We're now SOC 2 compliant | Census

Brad Buda
4 February 2021

We know how important data security is to you and the data you send through our infrastructure which is why we are delighted to announce that Census is compliant with the SOC 2 Type 1 standard for security, availability, and confidentiality.

What does this mean for you?

It means we have designed a set of internal controls, systems, policies, and procedures that meet industry best practices for protecting customer data and ensuring high availability processing, and that an independent 3rd party auditor has verified the design of those controls and systems. If you are interested in learning more about the various criteria and milestones we had to work toward, you should read this comprehensive list.

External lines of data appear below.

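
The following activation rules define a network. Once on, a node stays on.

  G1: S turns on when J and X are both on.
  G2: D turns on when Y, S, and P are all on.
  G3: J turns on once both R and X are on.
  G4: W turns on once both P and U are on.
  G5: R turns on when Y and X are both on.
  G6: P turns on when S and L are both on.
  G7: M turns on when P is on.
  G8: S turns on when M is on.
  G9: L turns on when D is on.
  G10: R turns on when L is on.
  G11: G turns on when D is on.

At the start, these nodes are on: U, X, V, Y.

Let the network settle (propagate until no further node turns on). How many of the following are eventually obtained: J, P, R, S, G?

3

G5: Y and X on → R on.
R and X are on, so J turns on (G3).
G1: J and X on → S on.
J: reached.
P would need S and L (G6), but L never turns on.
R: reached.
S: reached.
G would need D (G11), but D never turns on.
Reached: J, R, and S — 3 of the 5.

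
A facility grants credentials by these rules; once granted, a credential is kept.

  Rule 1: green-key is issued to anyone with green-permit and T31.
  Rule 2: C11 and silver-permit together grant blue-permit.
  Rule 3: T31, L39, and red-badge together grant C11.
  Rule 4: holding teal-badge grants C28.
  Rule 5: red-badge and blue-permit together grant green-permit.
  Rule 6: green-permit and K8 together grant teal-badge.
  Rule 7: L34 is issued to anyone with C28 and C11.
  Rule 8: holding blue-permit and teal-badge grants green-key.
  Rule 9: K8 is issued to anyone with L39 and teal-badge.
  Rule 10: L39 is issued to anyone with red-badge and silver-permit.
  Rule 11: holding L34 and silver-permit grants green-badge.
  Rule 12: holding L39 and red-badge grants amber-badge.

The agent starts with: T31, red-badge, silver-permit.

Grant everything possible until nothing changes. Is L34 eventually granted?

No

L34 would need C28 and C11 (Rule 7), but C28 is never granted.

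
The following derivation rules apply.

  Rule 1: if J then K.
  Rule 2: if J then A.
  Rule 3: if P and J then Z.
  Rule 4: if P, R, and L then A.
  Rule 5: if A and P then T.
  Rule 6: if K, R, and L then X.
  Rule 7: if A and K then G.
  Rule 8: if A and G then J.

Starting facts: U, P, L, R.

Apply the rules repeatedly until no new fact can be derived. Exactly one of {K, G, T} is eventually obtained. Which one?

T

P, R, and L hold, so A follows (Rule 4).
A and P hold, so T follows (Rule 5).
K would need J (Rule 1), but J is never established. G would need A and K (Rule 7), but K is never established.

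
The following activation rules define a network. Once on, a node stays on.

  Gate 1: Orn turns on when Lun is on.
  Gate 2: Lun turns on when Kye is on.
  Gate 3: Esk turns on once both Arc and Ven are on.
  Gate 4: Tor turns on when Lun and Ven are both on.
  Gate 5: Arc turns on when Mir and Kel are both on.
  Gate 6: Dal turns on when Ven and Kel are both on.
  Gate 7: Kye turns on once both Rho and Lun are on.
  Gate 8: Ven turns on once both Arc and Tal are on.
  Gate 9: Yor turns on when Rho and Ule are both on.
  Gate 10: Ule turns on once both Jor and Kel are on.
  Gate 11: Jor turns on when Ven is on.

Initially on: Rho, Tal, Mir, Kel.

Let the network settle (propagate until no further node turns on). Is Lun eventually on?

No

Lun would need Kye (Gate 2), but Kye never turns on.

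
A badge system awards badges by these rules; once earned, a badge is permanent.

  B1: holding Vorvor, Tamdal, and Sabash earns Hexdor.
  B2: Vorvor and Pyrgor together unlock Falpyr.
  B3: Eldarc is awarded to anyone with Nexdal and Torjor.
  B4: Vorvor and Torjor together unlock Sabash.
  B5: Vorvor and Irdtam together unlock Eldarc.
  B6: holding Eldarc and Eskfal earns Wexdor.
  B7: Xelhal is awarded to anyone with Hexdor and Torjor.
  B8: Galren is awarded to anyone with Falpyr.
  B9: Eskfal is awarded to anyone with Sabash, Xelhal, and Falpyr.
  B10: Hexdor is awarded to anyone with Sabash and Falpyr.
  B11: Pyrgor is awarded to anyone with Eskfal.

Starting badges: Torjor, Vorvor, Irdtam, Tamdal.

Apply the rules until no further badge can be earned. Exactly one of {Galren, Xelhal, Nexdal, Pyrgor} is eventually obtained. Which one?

With Vorvor and Torjor, Sabash is earned (B4).
With Vorvor, Tamdal, and Sabash, Hexdor is earned (B1).
With Hexdor and Torjor, Xelhal is earned (B7).
Pyrgor would need Eskfal (B11), but Eskfal is never earned. Galren would need Falpyr (B8), but Falpyr is never earned. No rule produces Nexdal, and it is not given.

Xelhal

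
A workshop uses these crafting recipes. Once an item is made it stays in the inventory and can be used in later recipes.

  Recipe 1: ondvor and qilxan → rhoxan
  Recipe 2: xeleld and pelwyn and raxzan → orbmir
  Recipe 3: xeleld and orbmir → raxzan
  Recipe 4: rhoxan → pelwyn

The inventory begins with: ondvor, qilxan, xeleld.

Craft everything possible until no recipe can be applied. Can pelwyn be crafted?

Yes

Using Recipe 1, ondvor and qilxan make rhoxan.
Using Recipe 4, rhoxan makes pelwyn.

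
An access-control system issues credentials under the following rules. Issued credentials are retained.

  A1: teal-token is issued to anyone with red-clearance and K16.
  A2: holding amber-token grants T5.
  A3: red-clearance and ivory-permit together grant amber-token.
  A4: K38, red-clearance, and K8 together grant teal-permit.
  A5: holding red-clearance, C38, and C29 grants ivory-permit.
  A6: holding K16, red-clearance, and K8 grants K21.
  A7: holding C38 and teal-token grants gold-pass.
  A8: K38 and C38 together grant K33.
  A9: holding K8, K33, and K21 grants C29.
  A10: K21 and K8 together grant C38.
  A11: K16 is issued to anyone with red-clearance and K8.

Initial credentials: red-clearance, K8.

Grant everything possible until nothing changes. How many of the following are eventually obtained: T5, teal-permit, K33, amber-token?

T5 would need amber-token (A2), but amber-token is never granted.
teal-permit would need K38, red-clearance, and K8 (A4), but K38 is never granted.
K33 would need K38 and C38 (A8), but K38 is never granted.
amber-token would need red-clearance and ivory-permit (A3), but ivory-permit is never granted.
None of the 4 are reached.

0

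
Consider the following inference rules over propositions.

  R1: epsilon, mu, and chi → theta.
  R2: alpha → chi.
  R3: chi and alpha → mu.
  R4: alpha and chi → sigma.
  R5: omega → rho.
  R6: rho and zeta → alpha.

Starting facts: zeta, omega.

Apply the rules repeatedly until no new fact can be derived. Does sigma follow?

Yes

From omega, R5 gives rho.
rho and zeta hold, so alpha follows (R6).
alpha holds, so chi follows (R2).
From alpha and chi, R4 gives sigma.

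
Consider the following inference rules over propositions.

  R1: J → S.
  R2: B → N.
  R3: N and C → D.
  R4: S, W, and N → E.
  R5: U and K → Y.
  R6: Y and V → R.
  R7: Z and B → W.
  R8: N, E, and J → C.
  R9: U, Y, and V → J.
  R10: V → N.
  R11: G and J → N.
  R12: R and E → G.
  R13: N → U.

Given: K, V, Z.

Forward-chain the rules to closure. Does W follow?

W would need Z and B (R7), but B is never established.

No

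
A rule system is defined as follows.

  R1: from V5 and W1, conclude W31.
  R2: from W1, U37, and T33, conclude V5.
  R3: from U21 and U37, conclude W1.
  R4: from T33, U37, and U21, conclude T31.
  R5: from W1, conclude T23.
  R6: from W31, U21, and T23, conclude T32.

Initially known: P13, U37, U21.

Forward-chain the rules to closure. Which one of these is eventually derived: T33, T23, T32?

From U21 and U37, R3 gives W1.
W1 holds, so T23 follows (R5).
T32 would need W31, U21, and T23 (R6), but W31 is never established. No rule produces T33, and it is not given.

T23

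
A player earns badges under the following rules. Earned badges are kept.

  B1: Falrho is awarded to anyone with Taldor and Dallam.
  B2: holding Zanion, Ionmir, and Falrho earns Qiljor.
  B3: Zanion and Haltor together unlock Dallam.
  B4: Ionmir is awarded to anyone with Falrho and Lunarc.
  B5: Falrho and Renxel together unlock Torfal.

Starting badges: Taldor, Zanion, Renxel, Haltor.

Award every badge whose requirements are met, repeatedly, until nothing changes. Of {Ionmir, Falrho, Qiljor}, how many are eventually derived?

1

With Zanion and Haltor, Dallam is earned (B3).
With Taldor and Dallam, Falrho is earned (B1).
Ionmir would need Falrho and Lunarc (B4), but Lunarc is never earned.
Falrho: reached.
Qiljor would need Zanion, Ionmir, and Falrho (B2), but Ionmir is never earned.
Reached: Falrho — 1 of the 3.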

Can I see a copy of the auditor’s report?

If you are an existing Census customer, contact your Customer Success Manager or ping us in your dedicated Slack channel and we are more than happy to give you our SOC 2 audit report. If you are currently trialing Census, your point of contact can provide you the SOC 2 audit report under NDA.

What’s next for compliance at Census?

To continue to meet the SOC 2 standards, Census will undergo an additional audit (known as SOC 2 Type 2) that verifies that we have maintained the controls and standards we have set for ourselves over a long period of time. We will update this space when that Type 2 audit has been successfully completed.

The hard part of security isn’t designing a secure system - it’s practicing and executing on that design every day. SOC 2 compliance will be assessed at least annually, and our auditors will ensure that the controls and policies we have adopted to meet this standard will be practiced by our entire organization. These controls are another entry in a long list of things that Census has been doing to protect your data since our inception, including:

  • Our secure by design approach to systems architecture
  • Practicing the Software Development Lifecycle (SDLC)
  • Regular third-party penetration testing
  • Automated vulnerability scanning
  • and much more

We hope by working toward these milestones, we will continue to demonstrate the importance we place on your trust and how much we value it.